Of course, just getting from place to place on Mars is a complication in and of itself; there is not enough atmosphere to provide lift to an aircraft capable of flying with human passengers and all of the necessary life support systems, and the lack of any oxidizer in the atmosphere means that air-breathing engines won’t work, which leaves the would be jet-setter with either some kind of advanced electric flight propulsion with a compact power source that doesn’t exist, or slowly driving some kind of rover across the surface towing a vast array of solar panels and hoping that they don’t get stuck in a weeks-long dust storm that obscures sunlight and prevents charging.
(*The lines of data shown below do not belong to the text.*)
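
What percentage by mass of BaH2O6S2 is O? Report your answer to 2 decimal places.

32.05%

Molar mass = 1(137.33) + 2(1.008) + 6(16.00) + 2(32.07) = 299.486 g/mol
Mass of O per mole = 6 × 16.00 = 96.000 g
% O = 96.000 / 299.486 × 100 = 32.05%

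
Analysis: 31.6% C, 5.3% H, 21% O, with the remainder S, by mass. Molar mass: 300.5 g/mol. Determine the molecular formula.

C8H16O4S4

Assume 100 g: 31.6 g C, 5.3 g H, 21 g O, 42.1 g S.
Moles — C: 31.6 / 12.01 = 2.631 mol; H: 5.3 / 1.008 = 5.258 mol; O: 21 / 16.00 = 1.312 mol; S: 42.1 / 32.07 = 1.313 mol
Smallest is O at 1.312 mol; normalising gives C 2.005, H 4.006, O 1.000, S 1.000
≈ 2:4:1:1 → C2H4OS
Empirical-formula mass = 76.12 g/mol
n = 300.5 / 76.12 = 3.95 ≈ 4
Molecular formula = (C2H4OS)×4 = C8H16O4S4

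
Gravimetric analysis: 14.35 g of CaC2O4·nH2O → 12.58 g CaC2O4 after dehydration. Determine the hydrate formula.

CaC2O4·H2O

Mass of water lost = 14.35 − 12.58 = 1.77 g → 1.77 / 18.02 = 0.09822 mol H2O
Molar mass of CaC2O4 = 128.10 g/mol → mol CaC2O4 = 12.58 / 128.10 = 0.0982
n = 0.09822 / 0.0982 = 1.00 ≈ 1 → CaC2O4·H2O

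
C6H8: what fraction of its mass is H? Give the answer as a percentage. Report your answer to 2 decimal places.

Molar mass = 6(12.01) + 8(1.008) = 80.124 g/mol
Mass of H per mole = 8 × 1.008 = 8.064 g
% H = 8.064 / 80.124 × 100 = 10.06%

10.06%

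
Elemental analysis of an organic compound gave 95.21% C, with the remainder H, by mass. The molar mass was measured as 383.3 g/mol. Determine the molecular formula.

C30H18

Assume 100 g: 95.21 g C, 4.79 g H.
n(C) = 95.21/12.01 = 7.928, n(H) = 4.79/1.008 = 4.752
Divide by the smallest (4.752 mol H): C 1.668, H 1.000
Multiply by 3: C 5.00, H 3.00 → C5H3
Empirical-formula mass = 63.07 g/mol
n = 383.3 / 63.07 = 6.08 ≈ 6
Molecular formula = (C5H3)×6 = C30H18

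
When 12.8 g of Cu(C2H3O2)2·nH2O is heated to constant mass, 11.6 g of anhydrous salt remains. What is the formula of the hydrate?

Cu(C2H3O2)2·H2O

Mass of water lost = 12.8 − 11.6 = 1.2 g → 1.2 / 18.02 = 0.06659 mol H2O
Molar mass of Cu(C2H3O2)2 = 181.64 g/mol → mol Cu(C2H3O2)2 = 11.6 / 181.64 = 0.06386
n = 0.06659 / 0.06386 = 1.04 ≈ 1 → Cu(C2H3O2)2·H2O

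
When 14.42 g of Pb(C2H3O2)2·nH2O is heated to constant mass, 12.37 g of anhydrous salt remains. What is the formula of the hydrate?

Pb(C2H3O2)2·3H2O

Mass of water lost = 14.42 − 12.37 = 2.05 g → 2.05 / 18.02 = 0.1138 mol H2O
Molar mass of Pb(C2H3O2)2 = 325.29 g/mol → mol Pb(C2H3O2)2 = 12.37 / 325.29 = 0.03803
n = 0.1138 / 0.03803 = 2.99 ≈ 3 → Pb(C2H3O2)2·3H2O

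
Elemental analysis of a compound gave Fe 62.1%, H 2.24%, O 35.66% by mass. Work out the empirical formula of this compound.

FeH2O2

Assume 100 g: 62.1 g Fe, 2.24 g H, 35.66 g O.
n(Fe) = 62.1/55.85 = 1.112, n(H) = 2.24/1.008 = 2.222, n(O) = 35.66/16.00 = 2.229
Smallest is Fe at 1.112 mol; normalising gives Fe 1.000, H 1.999, O 2.004
≈ 1:2:2 → FeH2O2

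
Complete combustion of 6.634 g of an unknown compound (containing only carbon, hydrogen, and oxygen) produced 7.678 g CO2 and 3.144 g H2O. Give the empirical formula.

C2H4O3

mol C = 7.678 / 44.01 = 0.1745; mass C = 0.1745 × 12.01 = 2.095 g
mol H = 2 × (3.144 / 18.02) = 0.3489; mass H = 0.3489 × 1.008 = 0.3517 g
mass O = 6.634 − (2.447) = 4.187 g → mol O = 0.2617
Ratios (÷ 0.1745): C 1.000, H 2.000, O 1.500
×2: C 2.00, H 4.00, O 3.00 → C2H4O3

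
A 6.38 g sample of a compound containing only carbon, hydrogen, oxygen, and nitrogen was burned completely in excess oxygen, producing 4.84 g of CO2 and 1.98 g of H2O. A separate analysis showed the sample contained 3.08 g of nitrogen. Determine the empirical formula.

CH2N2O

mol C = 4.84 / 44.01 = 0.1100; mass C = 0.1100 × 12.01 = 1.321 g
mol H = 2 × (1.98 / 18.02) = 0.2198; mass H = 0.2198 × 1.008 = 0.2215 g
mol N = 3.08 / 14.01 = 0.2198
mass O = 6.38 − (4.622) = 1.758 g → mol O = 0.1099
Ratios (÷ 0.1099): C 1.001, H 2.000, N 2.001, O 1.000
≈ 1:2:2:1 → CH2N2O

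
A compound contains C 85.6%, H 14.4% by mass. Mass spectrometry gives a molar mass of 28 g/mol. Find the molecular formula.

C2H4

Assume 100 g: 85.6 g C, 14.4 g H.
n(C) = 85.6/12.01 = 7.127, n(H) = 14.4/1.008 = 14.29
Smallest is C at 7.127 mol; normalising gives C 1.000, H 2.004
≈ 1:2 → CH2
Empirical-formula mass = 14.03 g/mol
n = 28 / 14.03 = 2.00 ≈ 2
Molecular formula = (CH2)×2 = C2H4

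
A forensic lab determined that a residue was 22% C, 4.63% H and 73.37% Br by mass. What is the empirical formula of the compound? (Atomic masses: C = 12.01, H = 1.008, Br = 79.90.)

C2H5Br

Assume 100 g: 22 g C, 4.63 g H, 73.37 g Br.
Moles — C: 22 / 12.01 = 1.832 mol; H: 4.63 / 1.008 = 4.593 mol; Br: 73.37 / 79.90 = 0.9183 mol
Smallest is Br at 0.9183 mol; normalising gives C 1.995, H 5.002, Br 1.000
→ C2H5Br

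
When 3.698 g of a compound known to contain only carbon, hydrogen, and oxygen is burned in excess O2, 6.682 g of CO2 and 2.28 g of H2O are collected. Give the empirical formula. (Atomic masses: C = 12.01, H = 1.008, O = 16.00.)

C3H5O2

mol C = 6.682 / 44.01 = 0.1518; mass C = 0.1518 × 12.01 = 1.823 g
mol H = 2 × (2.28 / 18.02) = 0.2531; mass H = 0.2531 × 1.008 = 0.2551 g
mass O = 3.698 − (2.079) = 1.619 g → mol O = 0.1012
Smallest is O at 0.1012 mol; normalising gives C 1.500, H 2.500, O 1.000
×2: C 3.00, H 5.00, O 2.00 → C3H5O2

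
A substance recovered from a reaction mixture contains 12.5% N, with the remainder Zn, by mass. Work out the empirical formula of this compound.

Assume 100 g: 12.5 g N, 87.5 g Zn.
Moles — N: 12.5 / 14.01 = 0.8922 mol; Zn: 87.5 / 65.38 = 1.338 mol
Smallest is N at 0.8922 mol; normalising gives N 1.000, Zn 1.500
Scaling by 2: N 2.00, Zn 3.00 → N2Zn3

N2Zn3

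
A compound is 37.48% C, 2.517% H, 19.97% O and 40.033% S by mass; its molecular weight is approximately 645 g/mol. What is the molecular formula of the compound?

C20H16O8S8

Assume 100 g: 37.48 g C, 2.517 g H, 19.97 g O, 40.033 g S.
C: 37.48 g ÷ 12.01 g/mol = 3.121 mol
H: 2.517 g ÷ 1.008 g/mol = 2.497 mol
O: 19.97 g ÷ 16.00 g/mol = 1.248 mol
S: 40.033 g ÷ 32.07 g/mol = 1.248 mol
Divide by the smallest (1.248 mol O): C 2.500, H 2.001, O 1.000, S 1.000
Multiply by 2: C 5.00, H 4.00, O 2.00, S 2.00 → C5H4O2S2
Empirical-formula mass = 160.22 g/mol
n = 645 / 160.22 = 4.03 ≈ 4
Molecular formula = (C5H4O2S2)×4 = C20H16O8S8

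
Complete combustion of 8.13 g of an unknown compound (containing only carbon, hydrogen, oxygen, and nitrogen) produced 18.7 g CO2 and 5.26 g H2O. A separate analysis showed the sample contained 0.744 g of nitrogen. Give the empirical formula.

C8H11NO2

mol C = 18.7 / 44.01 = 0.4249; mass C = 0.4249 × 12.01 = 5.103 g
mol H = 2 × (5.26 / 18.02) = 0.5838; mass H = 0.5838 × 1.008 = 0.5885 g
mol N = 0.744 / 14.01 = 0.05310
mass O = 8.13 − (6.436) = 1.694 g → mol O = 0.1059
Divide by the smallest (0.0531 mol N): C 8.001, H 10.993, N 1.000, O 1.994
Ratio ≈ 8:11:1:2, so the empirical formula is C8H11NO2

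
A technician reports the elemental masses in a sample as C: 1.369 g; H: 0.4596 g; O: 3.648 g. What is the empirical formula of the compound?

n(C) = 1.369/12.01 = 0.114, n(H) = 0.4596/1.008 = 0.456, n(O) = 3.648/16.00 = 0.228
Smallest is C at 0.114 mol; normalising gives C 1.000, H 4.000, O 2.000
≈ 1:4:2 → CH4O2

CH4O2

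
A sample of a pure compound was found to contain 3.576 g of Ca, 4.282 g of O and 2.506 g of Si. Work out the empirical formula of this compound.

n(Ca) = 3.576/40.08 = 0.08922, n(O) = 4.282/16.00 = 0.2676, n(Si) = 2.506/28.09 = 0.08921
Divide by the smallest (0.08921 mol Si): Ca 1.000, O 3.000, Si 1.000
Ratio ≈ 1:3:1, so the empirical formula is CaO3Si

CaO3Si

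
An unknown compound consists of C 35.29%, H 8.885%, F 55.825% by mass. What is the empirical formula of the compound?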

Or, you can repeatedly risk ballistic flight and reentry into what engineers regard as the most dangerous entry, descent, and landing (EDL) profile on any solid body in the Solar System, all to explore a landscape that is less visually interesting than North Dakota, and a geology that is really only interesting to planetologists who really are really into mudstone and conglomerates.

Stranger

I could be the guy outside the craft cleaning it between duststorms; it would be like being at my sister’s place in AZ.

Maybe I could be a job coach for the others like I do here at work. ‘I like the plan you have for this morning Elon. However telling jokes about your junior member is grossing out the crew Elon. You could think of a different way really.’

I am reliably informed there won’t be any of these.

However, if I have to talk to Elon Musk, the deal is off.

I’ve been informed that Mars ain’t the kind of place to raise your kids. In fact, it’s cold as hell. And there’s no one there to raise them if you did.

That’s true - there’s nowhere for kids to be social. When I was a kid my friends would come to my parents’ place; on Mars there’d be nowhere to do that.

Renault: “What in heaven’s name brought you to Hellas Planitia?
Stranger: My health. I came to Hellas Planitia for the waters.
Renault: The waters? What waters? We’re in the desert.
Stranger: I was misinformed.

Stranger

I’ve heard there are a lot of spiders on Mars.

I am getting old, which I believe is a bonus for a mission that will screw up with your chromosomes (yeah, yeah, I know: no risk, no hazards, no safety concerns. Pull the other one, it’s got bells!), weaken your bones, destroy your kidneys and generally make you miserable so yes, I would go. But “they” would be complete fools if they chose me: oh, I would so mess up their plans! I would not adhere to protocols, not respect schedules, skip the boring, tedious experiments, smuggle drugs and booze to the mission and sleep between naps.
If they chose me to go it would serve them right. Sue me when I am 1 AU away, I dare you. Your own bloody fault for having such inefficient selection procedure. I would die laughing.
I picture something like Dark Star but worse better (sadly, I only found a link in German, but you know the movie anyway, don’t you?).

Using the OPs estimate of a 2 year round trip with 10 days on Mars. I estimate I would need 148 1.75 liter bottles of booze and 2 ounces of weed. I think I could sneak the weed on but the booze might raise concerns.

I think you can distill booze even under zero gravity conditions. I’d have plenty of time to figure out how to do it, and I could run several experiments in parallel simultaneously. What else do I have to do? I would be the one setting the priorities. In the meantime, before distilling, there would be beer to be made.
2 ounces of weed? I’d say 1 g of fentanil. And seeds: papaver, coca plant, cannabis, shrooms (OK, spores, not seeds, but you get the general idea)…

I have no desire to set foot on another planet, moon, or other celestial body. And I have no desire to be cooped up in a spacecraft for two years. So put me down as a hard NO.